Depuis 2015, le nombre de jugements des mineurs prononcés pour une infraction au code pénal (CP) a continuellement augmenté, note mardi l'Office fédéral de la statistique. Ceux prononcés pour opposition à l'autorité ont presque triplé en neuf ans, de même que les jugements prononcés pour des infractions contre l'intégrité sexuelle.
L'augmentation est particulièrement marquée concernant les jugements prononcés pour infraction de pornographie, qui ont quasiment quadruplé depuis 2015. Les infractions contre la liberté telles que les menaces et les contraintes, ainsi que celles contre le patrimoine comme le vol et le brigandage ont doublé depuis 2015.
Cette forte hausse est visible chez les garçons (+38,5%) comme chez les filles (+32,7%) et parmi les Suisses (+23,7%) comme parmi les étrangers (+43,9%). A noter qu'elle concerne spécialement les plus jeunes, puisque le nombre de mineurs de moins de 15 ans jugés pour une infraction au CP a augmenté de 60,2% entre 2015 et 2023.
Les infractions sur les stupéfiants en baisse
La tendance à la baisse des jugements en raison d'infractions à la loi sur les stupéfiants, telles que le trafic et la consommation de stupéfiants, s'est poursuivie en 2023 (-55,4% pour ces deux infractions depuis ces neuf dernières années). Par rapport à l'année 2022, le trafic et la consommation ont respectivement baissé de 19,7% et de 12,9% en 2023.
Avec 5857 jugements prononcés en 2023, les infractions à la loi sur la circulation routière sont en augmentation de 16,3% par rapport à 2022. La hausse est particulièrement visible parmi les jugements prononcés à la suite d'une violation des règles de la circulation: +21,5% pour les cas simples; +39,4% pour les cas graves (en majorité des excès de vitesse).
Moins de condamnations chez les adultes
Chez les adultes, 102'822 condamnations pour un délit ou un crime ont été inscrites au casier judiciaire, ce qui correspond à une légère baisse de 1,4% par rapport à 2022.
Cette diminution concerne notamment le trafic de stupéfiants. Dans ce domaine, la tendance à la baisse du nombre de condamnations débutée en 2015 s'est poursuivie en 2023 (-14,2% par rapport à l'année précédente: -45,8% depuis 2015). En revanche, dans le domaine des infractions contre le patrimoine, il y a eu une augmentation entre 2022 et 2023 dont +23,9% pour le vol.

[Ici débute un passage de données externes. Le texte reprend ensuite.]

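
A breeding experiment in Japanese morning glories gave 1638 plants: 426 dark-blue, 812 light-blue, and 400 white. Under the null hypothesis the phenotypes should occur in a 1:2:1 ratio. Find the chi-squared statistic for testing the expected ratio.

Expected counts for N = 1638 under a 1:2:1 ratio (total parts = 4):
  dark-blue: 1638 × 1/4 = 409.5
  light-blue: 1638 × 2/4 = 819
  white: 1638 × 1/4 = 409.5
χ² = Σ (O − E)² / E
  dark-blue: (426 − 409.5)² / 409.5 = 0.6648
  light-blue: (812 − 819)² / 819 = 0.0598
  white: (400 − 409.5)² / 409.5 = 0.2204
χ² = 0.6648 + 0.0598 + 0.2204 = 0.945

0.945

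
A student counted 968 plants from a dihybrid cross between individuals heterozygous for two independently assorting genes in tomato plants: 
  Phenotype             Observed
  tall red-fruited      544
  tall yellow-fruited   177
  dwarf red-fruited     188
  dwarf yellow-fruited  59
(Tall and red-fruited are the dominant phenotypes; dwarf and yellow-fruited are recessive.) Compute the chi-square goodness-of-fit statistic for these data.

A dihybrid F₂ with independent assortment and complete dominance at both loci gives a 9:3:3:1 phenotypic ratio.
Expected counts for N = 968 under a 9:3:3:1 ratio (total parts = 16):
  tall red-fruited: 968 × 9/16 = 544.5
  tall yellow-fruited: 968 × 3/16 = 181.5
  dwarf red-fruited: 968 × 3/16 = 181.5
  dwarf yellow-fruited: 968 × 1/16 = 60.5
χ² = Σ (O − E)² / E
  tall red-fruited: (544 − 544.5)² / 544.5 = 0.0005
  tall yellow-fruited: (177 − 181.5)² / 181.5 = 0.1116
  dwarf red-fruited: (188 − 181.5)² / 181.5 = 0.2328
  dwarf yellow-fruited: (59 − 60.5)² / 60.5 = 0.0372
χ² = 0.0005 + 0.1116 + 0.2328 + 0.0372 = 0.3821 ≈ 0.382

0.382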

Entre 2022 et 2023, le nombre d'expulsions prononcées est resté stable. L'an dernier, parmi les 1974 expulsions prononcées, 91,7% étaient obligatoires, ce qui signifie que les personnes condamnées avaient commis au moins une infraction pour laquelle l'article 66a du CP prévoit la prononciation obligatoire d'une expulsion.
ats/asch
Des chiffres à prendre avec des pincettes
Que penser de ces chiffres? A entendre Loïc Parein, avocat pénaliste et chargé de cours aux universités de Lausanne et de Fribourg, il faut se garder des conclusions hâtives. Il relève par exemple mardi dans Forum que "l'OFS livre des données brutes, mais aucune espèce d'explication".

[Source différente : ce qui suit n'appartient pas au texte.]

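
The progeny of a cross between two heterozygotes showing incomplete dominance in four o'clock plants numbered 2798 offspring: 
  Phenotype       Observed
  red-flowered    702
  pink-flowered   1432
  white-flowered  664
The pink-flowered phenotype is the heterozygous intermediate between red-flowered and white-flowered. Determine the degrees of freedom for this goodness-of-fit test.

2

With incomplete dominance, a heterozygote × heterozygote cross gives a 1:2:1 phenotypic ratio.
A goodness-of-fit test with 3 phenotype classes has df = 3 − 1 = 2.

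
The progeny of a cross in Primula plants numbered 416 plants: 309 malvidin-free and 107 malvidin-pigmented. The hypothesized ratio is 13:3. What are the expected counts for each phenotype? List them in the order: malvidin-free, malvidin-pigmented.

Expected counts for N = 416 under a 13:3 ratio (total parts = 16):
  malvidin-free: 416 × 13/16 = 338
  malvidin-pigmented: 416 × 3/16 = 78

338, 78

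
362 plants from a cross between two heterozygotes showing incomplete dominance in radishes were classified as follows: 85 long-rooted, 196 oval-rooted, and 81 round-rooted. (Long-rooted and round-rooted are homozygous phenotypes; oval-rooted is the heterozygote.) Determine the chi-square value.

2.575

With incomplete dominance, a heterozygote × heterozygote cross gives a 1:2:1 phenotypic ratio.
The 1:2:1 ratio has 4 parts, so with N = 362 the expected counts are:
  long-rooted: 362 × 1/4 = 90.5
  oval-rooted: 362 × 2/4 = 181
  round-rooted: 362 × 1/4 = 90.5
χ² = Σ (O − E)² / E
  long-rooted: (85 − 90.5)² / 90.5 = 0.3343
  oval-rooted: (196 − 181)² / 181 = 1.2431
  round-rooted: (81 − 90.5)² / 90.5 = 0.9972
χ² = 0.3343 + 1.2431 + 0.9972 = 2.5746 ≈ 2.575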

D'après lui, on dit que les "enfants d'aujourd'hui sont plus violents que les enfants d'hier"… depuis le XVIe siècle.
Mais les jeunes contreviennent à la loi de manières différentes selon les époques. Il prend l'exemple de la pornographie: les infractions augmentent avec le développement des moyens technologiques de diffusion.
Surtout des rappels à la loi
Loïc Parein souligne que les chiffres doivent être interprétés et recommande de s'intéresser aux sanctions, qui témoignent de la gravité de la situation. "La réprimande – le rappel à la loi – est la sanction la plus prononcée en Suisse en 2023. Pour la plupart de ces violations, on ne fait que simplement rappeler les limites."

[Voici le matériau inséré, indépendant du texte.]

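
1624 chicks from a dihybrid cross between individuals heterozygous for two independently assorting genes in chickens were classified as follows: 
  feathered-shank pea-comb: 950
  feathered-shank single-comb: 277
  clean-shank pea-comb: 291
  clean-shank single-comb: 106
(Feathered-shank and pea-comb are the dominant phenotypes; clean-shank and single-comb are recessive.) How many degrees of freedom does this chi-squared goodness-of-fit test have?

3

A dihybrid F₂ with independent assortment and complete dominance at both loci gives a 9:3:3:1 phenotypic ratio.
A goodness-of-fit test with 4 phenotype classes has df = 4 − 1 = 3.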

D'après l'avocat, c'est un raccourci de dire que l'augmentation du nombre de jugements signifie une augmentation de la criminalité. Ainsi, une augmentation des effectifs des autorités policières et judiciaires va entraîner une hausse des dossiers traités, des jugements rendus et "a fortiori du nombre de condamnations".
Autre élément à prendre en compte: le nombre de dénonciations, qui peuvent faire croître les chiffres des condamnations. Ainsi, il y a davantage de plaintes concernant l'intégrité sexuelle en raison des efforts de prévention ces dernières années.